A class of tandemly repeated DNA sequences (TR-1) of 350-bp unit length was isolated from the knob DNA of chromosome 9 of Zea mays L. Comparative fluorescence in situ hybridization revealed that TR-1 elements are also present in cytologically detectable knobs on other maize chromosomes in different proportions relative to the previously described 180-bp repeats. At least one knob on chromosome 4 is composed predominantly of the TR-1 repeat. In addition, several small clusters of the TR-1 and 180-bp repeats have been found in different chromosomes, some not located in obvious knob heterochromatin. Variation in restriction fragment fingerprints and copy number of the TR-1 elements was found among maize lines and among maize chromosomes. TR-1 tandem arrays up to 70 kilobases in length can be interspersed with stretches of 180-bp tandem repeat arrays. DNA sequence analysis and restriction mapping of one particular stretch of tandemly arranged TR-1 units indicate that these elements may be organized in the form of fold-back DNA segments.
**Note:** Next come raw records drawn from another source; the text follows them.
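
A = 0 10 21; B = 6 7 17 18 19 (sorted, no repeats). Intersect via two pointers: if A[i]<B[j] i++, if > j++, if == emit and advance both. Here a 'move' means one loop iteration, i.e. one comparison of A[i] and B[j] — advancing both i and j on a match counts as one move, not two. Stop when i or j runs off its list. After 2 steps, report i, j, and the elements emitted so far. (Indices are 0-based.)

[i=0,j=0] 0<6 → i++
[i=1,j=0] 10>6 → j++

i=1, j=1, emitted=[]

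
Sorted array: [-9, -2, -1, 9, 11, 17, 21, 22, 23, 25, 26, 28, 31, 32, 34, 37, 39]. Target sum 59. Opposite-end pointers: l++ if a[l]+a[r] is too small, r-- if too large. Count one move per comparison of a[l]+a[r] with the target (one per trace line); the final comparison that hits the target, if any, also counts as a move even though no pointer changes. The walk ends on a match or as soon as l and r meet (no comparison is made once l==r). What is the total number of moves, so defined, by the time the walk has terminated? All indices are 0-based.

9 moves

[0,16] -9+39=30 <59 → l++
[1,16] -2+39=37 <59 → l++
[2,16] -1+39=38 <59 → l++
[3,16] 9+39=48 <59 → l++
[4,16] 11+39=50 <59 → l++
[5,16] 17+39=56 <59 → l++
[6,16] 21+39=60 >59 → r--
[6,15] 21+37=58 <59 → l++
[7,15] 22+37=59 → found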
The TR-1 repeat shares two short segments of homology with the 180-bp repeat. The longest of these segments (31 bp; 64% identity) corresponds to the conserved region among 180-bp repeats. The polymorphism and complex structure of knob DNA suggest that, similar to the fold-back DNA-containing giant transposons in Drosophila, maize knob DNA may have some properties of transposable elements.